Submit yourselves, then, to God. Resist the devil, and he will flee from you. Come near to God and he will come near to you. Wash your hands, you sinners, and purify your hearts, you double-minded. Grieve, mourn and wail. Change your laughter to mourning and your joy to gloom. Humble yourselves before the Lord, and he will lift you up (James 4:7-10).


Passage: Judges 19-21

On Sunday, April 3, 2011, Unmi wrote,
The beginning of this sad story begins with "In those days Israel had no king." (Judges 19:1) and ends with "In those days Israel had no king; everyone did as they saw fit." (Judges 21:25)
 
When I first read this, my initial thought was that it was talking about not having a human king since the Israeli monarchy had not been established yet, but as I thought about it more, I actually think that the "king" that this verse is referring to is God himself.  God had established the nation of Israel in the land of Canaan as a theocracy.

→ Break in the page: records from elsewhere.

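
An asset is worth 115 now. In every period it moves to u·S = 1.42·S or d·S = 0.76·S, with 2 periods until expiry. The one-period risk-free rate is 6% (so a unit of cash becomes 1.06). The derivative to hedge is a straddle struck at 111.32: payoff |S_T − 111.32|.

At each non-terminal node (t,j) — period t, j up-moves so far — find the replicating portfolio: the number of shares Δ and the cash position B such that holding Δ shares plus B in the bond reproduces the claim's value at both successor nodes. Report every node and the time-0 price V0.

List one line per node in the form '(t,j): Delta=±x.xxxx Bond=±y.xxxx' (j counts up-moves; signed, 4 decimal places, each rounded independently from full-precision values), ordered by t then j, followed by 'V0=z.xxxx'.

No-arbitrage ⇒ martingale measure with p* = (R−d)/(u−d) = 0.4545.
Terminal payoffs: V(2,0)=44.8960, V(2,1)=12.7880, V(2,2)=120.5660
(1,0): S=87.4000. Δ = (V_up−V_dn)/(S_up−S_dn) = (12.7880−44.8960)/(124.1080−66.4240) = -0.5566. V = [p*·12.7880 + (1−p*)·44.8960]/1.06 = 28.5863. B = V − Δ·S = 77.2348.
(1,1): S=163.3000. Δ = (V_up−V_dn)/(S_up−S_dn) = (120.5660−12.7880)/(231.8860−124.1080) = 1.0000. V = [p*·120.5660 + (1−p*)·12.7880]/1.06 = 58.2811. B = V − Δ·S = -105.0189.
(0,0): S=115.0000. Δ = (V_up−V_dn)/(S_up−S_dn) = (58.2811−28.5863)/(163.3000−87.4000) = 0.3912. V = [p*·58.2811 + (1−p*)·28.5863]/1.06 = 39.7018. B = V − Δ·S = -5.2904.
The time-0 hedge costs 39.7018, which is the no-arbitrage price.

(0,0): Delta=0.3912 Bond=-5.2904
(1,0): Delta=-0.5566 Bond=77.2348
(1,1): Delta=1.0000 Bond=-105.0189
V0=39.7018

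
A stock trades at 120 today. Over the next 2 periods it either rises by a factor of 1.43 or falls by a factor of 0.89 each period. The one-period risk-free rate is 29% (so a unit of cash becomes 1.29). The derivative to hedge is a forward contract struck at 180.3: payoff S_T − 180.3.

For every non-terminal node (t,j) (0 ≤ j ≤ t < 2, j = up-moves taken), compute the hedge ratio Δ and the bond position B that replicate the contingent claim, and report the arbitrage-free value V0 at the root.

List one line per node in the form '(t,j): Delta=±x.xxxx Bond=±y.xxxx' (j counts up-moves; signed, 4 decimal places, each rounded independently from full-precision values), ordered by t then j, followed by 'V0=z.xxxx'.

No-arbitrage ⇒ martingale measure with p* = (R−d)/(u−d) = 0.7407.
Terminal values V(2,·): V(2,0)=-85.2480, V(2,1)=-27.5760, V(2,2)=65.0880
Node (1,0) S=106.8000: V=(p*·-27.5760+(1−p*)·-85.2480)/1.29=-32.9674; Δ=(-27.5760−-85.2480)/(152.7240−95.0520)=1.0000; B=V−Δ·S=-139.7674
Node (1,1) S=171.6000: V=(p*·65.0880+(1−p*)·-27.5760)/1.29=31.8326; Δ=(65.0880−-27.5760)/(245.3880−152.7240)=1.0000; B=V−Δ·S=-139.7674
Node (0,0) S=120.0000: V=(p*·31.8326+(1−p*)·-32.9674)/1.29=11.6531; Δ=(31.8326−-32.9674)/(171.6000−106.8000)=1.0000; B=V−Δ·S=-108.3469
Self-financing check: at every node Δ·S+B equals the discounted successor values.

(0,0): Delta=1.0000 Bond=-108.3469
(1,0): Delta=1.0000 Bond=-139.7674
(1,1): Delta=1.0000 Bond=-139.7674
V0=11.6531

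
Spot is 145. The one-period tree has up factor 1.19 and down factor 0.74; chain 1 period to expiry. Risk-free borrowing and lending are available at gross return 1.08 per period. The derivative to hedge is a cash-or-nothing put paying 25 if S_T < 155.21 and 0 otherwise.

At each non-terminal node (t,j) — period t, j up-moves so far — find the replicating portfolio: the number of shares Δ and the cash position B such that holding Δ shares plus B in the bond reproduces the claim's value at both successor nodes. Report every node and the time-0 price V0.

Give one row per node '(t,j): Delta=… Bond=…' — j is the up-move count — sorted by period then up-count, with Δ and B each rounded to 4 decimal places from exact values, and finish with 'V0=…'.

No-arbitrage ⇒ martingale measure with p* = (R−d)/(u−d) = 0.7556.
Payoff layer (t=1): V(1,0)=25.0000, V(1,1)=0.0000
Node (0,0) S=145.0000: V=(p*·0.0000+(1−p*)·25.0000)/1.08=5.6584; Δ=(0.0000−25.0000)/(172.5500−107.3000)=-0.3831; B=V−Δ·S=61.2140
Self-financing check: at every node Δ·S+B equals the discounted successor values.

(0,0): Delta=-0.3831 Bond=61.2140
V0=5.6584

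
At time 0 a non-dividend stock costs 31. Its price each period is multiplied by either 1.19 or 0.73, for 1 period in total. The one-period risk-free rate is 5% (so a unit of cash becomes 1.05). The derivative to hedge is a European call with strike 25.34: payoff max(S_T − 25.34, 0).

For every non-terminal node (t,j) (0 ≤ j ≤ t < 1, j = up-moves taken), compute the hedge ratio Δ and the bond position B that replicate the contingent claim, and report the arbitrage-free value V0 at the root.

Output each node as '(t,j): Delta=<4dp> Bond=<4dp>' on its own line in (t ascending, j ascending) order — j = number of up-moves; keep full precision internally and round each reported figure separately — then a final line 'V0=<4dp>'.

(0,0): Delta=0.8100 Bond=-17.4565
V0=7.6522

The replicating-portfolio and risk-neutral prices coincide; use p* = (1.05−0.73)/(1.19−0.73) = 0.6957 for the latter.
Terminal payoffs: V(1,0)=0.0000, V(1,1)=11.5500
  t=0,j=0: stock 31.0000 → up 36.8900 (V=11.5500), down 22.6300 (V=0.0000). Price 7.6522; hedge Δ=0.8100, bond B=-17.4565.
Each (Δ,B) replicates both successor values, so the strategy is self-financing and V0 is arbitrage-free.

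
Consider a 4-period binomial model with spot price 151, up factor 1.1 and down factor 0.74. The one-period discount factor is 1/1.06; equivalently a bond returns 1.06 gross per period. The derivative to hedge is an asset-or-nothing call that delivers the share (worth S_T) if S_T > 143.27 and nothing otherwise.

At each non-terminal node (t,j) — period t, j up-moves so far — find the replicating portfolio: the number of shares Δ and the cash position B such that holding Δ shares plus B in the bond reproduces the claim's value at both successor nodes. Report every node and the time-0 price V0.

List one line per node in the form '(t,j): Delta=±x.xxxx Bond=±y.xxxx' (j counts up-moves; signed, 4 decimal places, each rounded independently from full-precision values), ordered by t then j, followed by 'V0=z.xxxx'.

(0,0): Delta=1.3899 Bond=-63.7773
(1,0): Delta=2.5999 Bond=-202.8118
(1,1): Delta=1.2881 Bond=-50.7030
(2,0): Delta=0.0000 Bond=0.0000
(2,1): Delta=2.8185 Bond=-241.8531
(2,2): Delta=1.1594 Bond=-30.2316
(3,0): Delta=0.0000 Bond=0.0000
(3,1): Delta=0.0000 Bond=0.0000
(3,2): Delta=3.0556 Bond=-288.4098
(3,3): Delta=1.0000 Bond=0.0000
V0=146.0962

Under the risk-neutral measure, an up-move has probability p* = (R−d)/(u−d) = 0.8889 and values discount at R = 1.06.
Payoff layer (t=4): V(4,0)=0.0000, V(4,1)=0.0000, V(4,2)=0.0000, V(4,3)=148.7259, V(4,4)=221.0791
(3,0): S=61.1888. Δ = (V_up−V_dn)/(S_up−S_dn) = (0.0000−0.0000)/(67.3077−45.2797) = 0.0000. V = [p*·0.0000 + (1−p*)·0.0000]/1.06 = 0.0000. B = V − Δ·S = 0.0000.
(3,1): S=90.9564. Δ = (V_up−V_dn)/(S_up−S_dn) = (0.0000−0.0000)/(100.0520−67.3077) = 0.0000. V = [p*·0.0000 + (1−p*)·0.0000]/1.06 = 0.0000. B = V − Δ·S = 0.0000.
(3,2): S=135.2054. Δ = (V_up−V_dn)/(S_up−S_dn) = (148.7259−0.0000)/(148.7259−100.0520) = 3.0556. V = [p*·148.7259 + (1−p*)·0.0000]/1.06 = 124.7178. B = V − Δ·S = -288.4098.
(3,3): S=200.9810. Δ = (V_up−V_dn)/(S_up−S_dn) = (221.0791−148.7259)/(221.0791−148.7259) = 1.0000. V = [p*·221.0791 + (1−p*)·148.7259]/1.06 = 200.9810. B = V − Δ·S = 0.0000.
(2,0): S=82.6876. Δ = (V_up−V_dn)/(S_up−S_dn) = (0.0000−0.0000)/(90.9564−61.1888) = 0.0000. V = [p*·0.0000 + (1−p*)·0.0000]/1.06 = 0.0000. B = V − Δ·S = 0.0000.
(2,1): S=122.9140. Δ = (V_up−V_dn)/(S_up−S_dn) = (124.7178−0.0000)/(135.2054−90.9564) = 2.8185. V = [p*·124.7178 + (1−p*)·0.0000]/1.06 = 104.5851. B = V − Δ·S = -241.8531.
(2,2): S=182.7100. Δ = (V_up−V_dn)/(S_up−S_dn) = (200.9810−124.7178)/(200.9810−135.2054) = 1.1594. V = [p*·200.9810 + (1−p*)·124.7178]/1.06 = 181.6107. B = V − Δ·S = -30.2316.
(1,0): S=111.7400. Δ = (V_up−V_dn)/(S_up−S_dn) = (104.5851−0.0000)/(122.9140−82.6876) = 2.5999. V = [p*·104.5851 + (1−p*)·0.0000]/1.06 = 87.7024. B = V − Δ·S = -202.8118.
(1,1): S=166.1000. Δ = (V_up−V_dn)/(S_up−S_dn) = (181.6107−104.5851)/(182.7100−122.9140) = 1.2881. V = [p*·181.6107 + (1−p*)·104.5851]/1.06 = 163.2569. B = V − Δ·S = -50.7030.
(0,0): S=151.0000. Δ = (V_up−V_dn)/(S_up−S_dn) = (163.2569−87.7024)/(166.1000−111.7400) = 1.3899. V = [p*·163.2569 + (1−p*)·87.7024]/1.06 = 146.0962. B = V − Δ·S = -63.7773.
Each (Δ,B) replicates both successor values, so the strategy is self-financing and V0 is arbitrage-free.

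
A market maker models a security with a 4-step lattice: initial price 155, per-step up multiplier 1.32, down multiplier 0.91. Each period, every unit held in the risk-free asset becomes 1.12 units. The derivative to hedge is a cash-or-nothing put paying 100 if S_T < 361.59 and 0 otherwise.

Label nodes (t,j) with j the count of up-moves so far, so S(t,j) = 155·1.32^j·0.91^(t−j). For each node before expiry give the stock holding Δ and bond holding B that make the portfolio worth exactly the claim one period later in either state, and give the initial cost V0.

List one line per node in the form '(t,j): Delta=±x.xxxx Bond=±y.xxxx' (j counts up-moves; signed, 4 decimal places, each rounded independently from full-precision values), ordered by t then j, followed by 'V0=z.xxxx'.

(0,0): Delta=-0.1505 Bond=82.5054
(1,0): Delta=0.0000 Bond=71.1780
(1,1): Delta=-0.2493 Bond=112.6232
(2,0): Delta=0.0000 Bond=79.7194
(2,1): Delta=0.0000 Bond=79.7194
(2,2): Delta=-0.4130 Bond=170.3462
(3,0): Delta=0.0000 Bond=89.2857
(3,1): Delta=0.0000 Bond=89.2857
(3,2): Delta=0.0000 Bond=89.2857
(3,3): Delta=-0.6842 Bond=287.4564
V0=59.1779

Under the risk-neutral measure, an up-move has probability p* = (R−d)/(u−d) = 0.5122 and values discount at R = 1.12.
Payoff layer (t=4): V(4,0)=100.0000, V(4,1)=100.0000, V(4,2)=100.0000, V(4,3)=100.0000, V(4,4)=0.0000
  t=3,j=0: stock 116.8035 → up 154.1806 (V=100.0000), down 106.2912 (V=100.0000). Price 89.2857; hedge Δ=0.0000, bond B=89.2857.
  t=3,j=1: stock 169.4293 → up 223.6466 (V=100.0000), down 154.1806 (V=100.0000). Price 89.2857; hedge Δ=0.0000, bond B=89.2857.
  t=3,j=2: stock 245.7655 → up 324.4105 (V=100.0000), down 223.6466 (V=100.0000). Price 89.2857; hedge Δ=0.0000, bond B=89.2857.
  t=3,j=3: stock 356.4950 → up 470.5735 (V=0.0000), down 324.4105 (V=100.0000). Price 43.5540; hedge Δ=-0.6842, bond B=287.4564.
  t=2,j=0: stock 128.3555 → up 169.4293 (V=89.2857), down 116.8035 (V=89.2857). Price 79.7194; hedge Δ=0.0000, bond B=79.7194.
  t=2,j=1: stock 186.1860 → up 245.7655 (V=89.2857), down 169.4293 (V=89.2857). Price 79.7194; hedge Δ=0.0000, bond B=79.7194.
  t=2,j=2: stock 270.0720 → up 356.4950 (V=43.5540), down 245.7655 (V=89.2857). Price 58.8055; hedge Δ=-0.4130, bond B=170.3462.
  t=1,j=0: stock 141.0500 → up 186.1860 (V=79.7194), down 128.3555 (V=79.7194). Price 71.1780; hedge Δ=0.0000, bond B=71.1780.
  t=1,j=1: stock 204.6000 → up 270.0720 (V=58.8055), down 186.1860 (V=79.7194). Price 61.6137; hedge Δ=-0.2493, bond B=112.6232.
  t=0,j=0: stock 155.0000 → up 204.6000 (V=61.6137), down 141.0500 (V=71.1780). Price 59.1779; hedge Δ=-0.1505, bond B=82.5054.
Root portfolio cost Δ·155+B reproduces V0=59.1779.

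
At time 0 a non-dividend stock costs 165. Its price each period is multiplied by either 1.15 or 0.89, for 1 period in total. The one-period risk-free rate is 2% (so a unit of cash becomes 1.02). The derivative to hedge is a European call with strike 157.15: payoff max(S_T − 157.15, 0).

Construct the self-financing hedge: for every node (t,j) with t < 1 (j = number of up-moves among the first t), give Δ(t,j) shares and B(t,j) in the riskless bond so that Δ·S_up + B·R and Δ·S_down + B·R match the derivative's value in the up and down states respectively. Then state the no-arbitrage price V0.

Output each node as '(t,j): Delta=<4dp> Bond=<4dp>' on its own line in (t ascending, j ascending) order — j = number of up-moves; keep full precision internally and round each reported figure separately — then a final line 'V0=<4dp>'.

The replicating-portfolio and risk-neutral prices coincide; use p* = (1.02−0.89)/(1.15−0.89) = 0.5000 for the latter.
Payoff layer (t=1): V(1,0)=0.0000, V(1,1)=32.6000
  t=0,j=0: stock 165.0000 → up 189.7500 (V=32.6000), down 146.8500 (V=0.0000). Price 15.9804; hedge Δ=0.7599, bond B=-109.4042.
Root portfolio cost Δ·165+B reproduces V0=15.9804.

(0,0): Delta=0.7599 Bond=-109.4042
V0=15.9804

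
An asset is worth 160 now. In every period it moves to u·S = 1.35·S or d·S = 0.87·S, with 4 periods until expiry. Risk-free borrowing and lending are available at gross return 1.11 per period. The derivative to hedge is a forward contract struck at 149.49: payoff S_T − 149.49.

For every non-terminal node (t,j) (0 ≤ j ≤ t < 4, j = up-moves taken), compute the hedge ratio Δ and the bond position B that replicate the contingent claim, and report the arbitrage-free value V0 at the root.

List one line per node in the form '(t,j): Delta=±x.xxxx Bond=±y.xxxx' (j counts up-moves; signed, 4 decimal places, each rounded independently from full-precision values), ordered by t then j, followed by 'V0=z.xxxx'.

Risk-neutral probability p* = (R−d)/(u−d) = (1.11−0.87)/(1.35−0.87) = 0.5000.
Payoff layer (t=4): V(4,0)=-57.8264, V(4,1)=-7.2534, V(4,2)=71.2220, V(4,3)=192.9942, V(4,4)=381.9510
(3,0): S=105.3605. Δ = (V_up−V_dn)/(S_up−S_dn) = (-7.2534−-57.8264)/(142.2366−91.6636) = 1.0000. V = [p*·-7.2534 + (1−p*)·-57.8264]/1.11 = -29.3152. B = V − Δ·S = -134.6757.
(3,1): S=163.4904. Δ = (V_up−V_dn)/(S_up−S_dn) = (71.2220−-7.2534)/(220.7120−142.2366) = 1.0000. V = [p*·71.2220 + (1−p*)·-7.2534]/1.11 = 28.8147. B = V − Δ·S = -134.6757.
(3,2): S=253.6920. Δ = (V_up−V_dn)/(S_up−S_dn) = (192.9942−71.2220)/(342.4842−220.7120) = 1.0000. V = [p*·192.9942 + (1−p*)·71.2220]/1.11 = 119.0163. B = V − Δ·S = -134.6757.
(3,3): S=393.6600. Δ = (V_up−V_dn)/(S_up−S_dn) = (381.9510−192.9942)/(531.4410−342.4842) = 1.0000. V = [p*·381.9510 + (1−p*)·192.9942]/1.11 = 258.9843. B = V − Δ·S = -134.6757.
(2,0): S=121.1040. Δ = (V_up−V_dn)/(S_up−S_dn) = (28.8147−-29.3152)/(163.4904−105.3605) = 1.0000. V = [p*·28.8147 + (1−p*)·-29.3152]/1.11 = -0.2254. B = V − Δ·S = -121.3294.
(2,1): S=187.9200. Δ = (V_up−V_dn)/(S_up−S_dn) = (119.0163−28.8147)/(253.6920−163.4904) = 1.0000. V = [p*·119.0163 + (1−p*)·28.8147]/1.11 = 66.5906. B = V − Δ·S = -121.3294.
(2,2): S=291.6000. Δ = (V_up−V_dn)/(S_up−S_dn) = (258.9843−119.0163)/(393.6600−253.6920) = 1.0000. V = [p*·258.9843 + (1−p*)·119.0163]/1.11 = 170.2706. B = V − Δ·S = -121.3294.
(1,0): S=139.2000. Δ = (V_up−V_dn)/(S_up−S_dn) = (66.5906−-0.2254)/(187.9200−121.1040) = 1.0000. V = [p*·66.5906 + (1−p*)·-0.2254]/1.11 = 29.8942. B = V − Δ·S = -109.3058.
(1,1): S=216.0000. Δ = (V_up−V_dn)/(S_up−S_dn) = (170.2706−66.5906)/(291.6000−187.9200) = 1.0000. V = [p*·170.2706 + (1−p*)·66.5906]/1.11 = 106.6942. B = V − Δ·S = -109.3058.
(0,0): S=160.0000. Δ = (V_up−V_dn)/(S_up−S_dn) = (106.6942−29.8942)/(216.0000−139.2000) = 1.0000. V = [p*·106.6942 + (1−p*)·29.8942]/1.11 = 61.5263. B = V − Δ·S = -98.4737.
Self-financing check: at every node Δ·S+B equals the discounted successor values.

(0,0): Delta=1.0000 Bond=-98.4737
(1,0): Delta=1.0000 Bond=-109.3058
(1,1): Delta=1.0000 Bond=-109.3058
(2,0): Delta=1.0000 Bond=-121.3294
(2,1): Delta=1.0000 Bond=-121.3294
(2,2): Delta=1.0000 Bond=-121.3294
(3,0): Delta=1.0000 Bond=-134.6757
(3,1): Delta=1.0000 Bond=-134.6757
(3,2): Delta=1.0000 Bond=-134.6757
(3,3): Delta=1.0000 Bond=-134.6757
V0=61.5263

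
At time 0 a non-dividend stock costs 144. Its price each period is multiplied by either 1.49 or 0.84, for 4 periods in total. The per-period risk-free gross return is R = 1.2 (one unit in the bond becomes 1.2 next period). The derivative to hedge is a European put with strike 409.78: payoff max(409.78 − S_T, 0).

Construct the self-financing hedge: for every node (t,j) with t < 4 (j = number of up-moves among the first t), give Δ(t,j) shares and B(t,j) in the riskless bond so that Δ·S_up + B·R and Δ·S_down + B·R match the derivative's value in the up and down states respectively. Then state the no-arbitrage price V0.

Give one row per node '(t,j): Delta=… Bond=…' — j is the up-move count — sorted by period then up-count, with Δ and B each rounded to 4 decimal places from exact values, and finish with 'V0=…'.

Risk-neutral probability p* = (R−d)/(u−d) = (1.2−0.84)/(1.49−0.84) = 0.5538.
At expiry t=4: V(4,0)=338.0865, V(4,1)=282.6094, V(4,2)=184.2036, V(4,3)=9.6505, V(4,4)=0.0000
Node (3,0) S=85.3494: V=(p*·282.6094+(1−p*)·338.0865)/1.2=256.1340; Δ=(282.6094−338.0865)/(127.1706−71.6935)=-1.0000; B=V−Δ·S=341.4833
Node (3,1) S=151.3935: V=(p*·184.2036+(1−p*)·282.6094)/1.2=190.0898; Δ=(184.2036−282.6094)/(225.5764−127.1706)=-1.0000; B=V−Δ·S=341.4833
Node (3,2) S=268.5433: V=(p*·9.6505+(1−p*)·184.2036)/1.2=72.9400; Δ=(9.6505−184.2036)/(400.1295−225.5764)=-1.0000; B=V−Δ·S=341.4833
Node (3,3) S=476.3447: V=(p*·0.0000+(1−p*)·9.6505)/1.2=3.5880; Δ=(0.0000−9.6505)/(709.7535−400.1295)=-0.0312; B=V−Δ·S=18.4349
Node (2,0) S=101.6064: V=(p*·190.0898+(1−p*)·256.1340)/1.2=182.9630; Δ=(190.0898−256.1340)/(151.3935−85.3494)=-1.0000; B=V−Δ·S=284.5694
Node (2,1) S=180.2304: V=(p*·72.9400+(1−p*)·190.0898)/1.2=104.3390; Δ=(72.9400−190.0898)/(268.5433−151.3935)=-1.0000; B=V−Δ·S=284.5694
Node (2,2) S=319.6944: V=(p*·3.5880+(1−p*)·72.9400)/1.2=28.7747; Δ=(3.5880−72.9400)/(476.3447−268.5433)=-0.3337; B=V−Δ·S=135.4702
Node (1,0) S=120.9600: V=(p*·104.3390+(1−p*)·182.9630)/1.2=116.1812; Δ=(104.3390−182.9630)/(180.2304−101.6064)=-1.0000; B=V−Δ·S=237.1412
Node (1,1) S=214.5600: V=(p*·28.7747+(1−p*)·104.3390)/1.2=52.0734; Δ=(28.7747−104.3390)/(319.6944−180.2304)=-0.5418; B=V−Δ·S=168.3262
Node (0,0) S=144.0000: V=(p*·52.0734+(1−p*)·116.1812)/1.2=67.2294; Δ=(52.0734−116.1812)/(214.5600−120.9600)=-0.6849; B=V−Δ·S=165.8569
The time-0 hedge costs 67.2294, which is the no-arbitrage price.

(0,0): Delta=-0.6849 Bond=165.8569
(1,0): Delta=-1.0000 Bond=237.1412
(1,1): Delta=-0.5418 Bond=168.3262
(2,0): Delta=-1.0000 Bond=284.5694
(2,1): Delta=-1.0000 Bond=284.5694
(2,2): Delta=-0.3337 Bond=135.4702
(3,0): Delta=-1.0000 Bond=341.4833
(3,1): Delta=-1.0000 Bond=341.4833
(3,2): Delta=-1.0000 Bond=341.4833
(3,3): Delta=-0.0312 Bond=18.4349
V0=67.2294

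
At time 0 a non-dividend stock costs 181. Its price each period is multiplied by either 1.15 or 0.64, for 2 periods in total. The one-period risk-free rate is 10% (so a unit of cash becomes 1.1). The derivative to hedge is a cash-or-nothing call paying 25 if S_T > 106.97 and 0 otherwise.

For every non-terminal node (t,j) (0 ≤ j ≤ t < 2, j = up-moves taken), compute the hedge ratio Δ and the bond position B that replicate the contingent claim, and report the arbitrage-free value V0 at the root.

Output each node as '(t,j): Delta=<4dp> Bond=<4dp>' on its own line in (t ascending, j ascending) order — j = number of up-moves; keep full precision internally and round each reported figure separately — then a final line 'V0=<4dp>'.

Under the risk-neutral measure, an up-move has probability p* = (R−d)/(u−d) = 0.9020 and values discount at R = 1.1.
At expiry t=2: V(2,0)=0.0000, V(2,1)=25.0000, V(2,2)=25.0000
(1,0): S=115.8400. Δ = (V_up−V_dn)/(S_up−S_dn) = (25.0000−0.0000)/(133.2160−74.1376) = 0.4232. V = [p*·25.0000 + (1−p*)·0.0000]/1.1 = 20.4991. B = V − Δ·S = -28.5205.
(1,1): S=208.1500. Δ = (V_up−V_dn)/(S_up−S_dn) = (25.0000−25.0000)/(239.3725−133.2160) = 0.0000. V = [p*·25.0000 + (1−p*)·25.0000]/1.1 = 22.7273. B = V − Δ·S = 22.7273.
(0,0): S=181.0000. Δ = (V_up−V_dn)/(S_up−S_dn) = (22.7273−20.4991)/(208.1500−115.8400) = 0.0241. V = [p*·22.7273 + (1−p*)·20.4991]/1.1 = 20.4626. B = V − Δ·S = 16.0936.
Root portfolio cost Δ·181+B reproduces V0=20.4626.

(0,0): Delta=0.0241 Bond=16.0936
(1,0): Delta=0.4232 Bond=-28.5205
(1,1): Delta=0.0000 Bond=22.7273
V0=20.4626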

God was their king, and "in those days," Israel had rejected God as their king, they neither worshipped or obeyed Him. Instead, "everyone did as they saw fit."
 
So what happens when everyone does whatever they see fit? The entire book of Judges is about that exact situation and culminates in the story of the Levite and his concubine.  With each progressive generation there is increasing depravity both individually and as a nation. Romans chapter 1 explains what happens when man rejects God.  Therefore God gave them over in the sinful desires of their hearts...God gave them over to shameful lusts...God gave them over to a depraved mind...They have become filled with every kind of wickedness, evil, greed and depravity. They are full of envy, murder, strife, deceit and malice. They are gossips,  slanderers, God-haters, insolent, arrogant and boastful; they invent ways of doing evil; they disobey their parents; they have no understanding, no fidelity, no love, no mercy. (Romans 1:24-31)
 
But God in His infinite wisdom and mercy, saved us from our own depravity for without the Spirit of God in our lives we are also doomed for the same fate. Therefore, let us acknowledge who our King is and become faithful and obedient servants to the King of Kings and Lord of Lords, Jesus Christ, our Savior.
 

Passage: Judges 19-21

On Sunday, April 4, 2010, Fernando wrote,
We don't hear God's voice here. Can we infer what God would find pleasing? They made a vow and kept it, good; even so twice. They purged evil, good. But they are facing completely eradicating a tribe and find a solution through a loop hole. assuming God wants his people for his glory, I imagine stealing from tribe to another is .... Acceptable? I would have liked to see them ask God for a solution like they did in the battle. This loop hole solution and turning a blind eye... What can be inferred from God's character as to his view on this and possible preferred outcome?